A fala de Trump acontece depois que vários líderes europeus se pronunciaram sobre o assunto, quase todos contrariando a possibilidade de envio de tropas à região. O primeiro-ministro do Reino Unido, Keir Starmer, disse que o país “não se deixará arrastar para uma guerra mais ampla”.
Alguns deles também rejeitaram a hipótese de movimentar as forças militares da Otan (Organização do Tratado do Atlântico Norte) para o Oriente Médio. “A Otan é uma aliança para a defesa do território”, comentou o porta-voz do governo alemão, Stefan Kornelius, completando que “não existe mandato para mobilizar a Otan” e que “esta guerra começou sem qualquer consulta prévia”.
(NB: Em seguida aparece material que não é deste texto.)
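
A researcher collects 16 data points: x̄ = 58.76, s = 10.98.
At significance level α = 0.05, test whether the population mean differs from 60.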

Mesmo na Ásia não há movimento de envio de tropas, sobretudo de países como o Japão, que possui uma constituição pacifista. “A questão é o que o Japão deve fazer por iniciativa própria e o que é possível dentro de nosso marco legal, em vez do que é solicitado pelos Estados Unidos”, ressaltou a primeira-ministra, Sanae Takaichi.
Na véspera, o governo iraniano anunciou a reabertura do estreito para navios com bandeiras de outros países. No entanto, o ministro das Relações Exteriores do Irã, Abbas Araghchi, destacou que isso não vale para os Estados Unidos e Israel.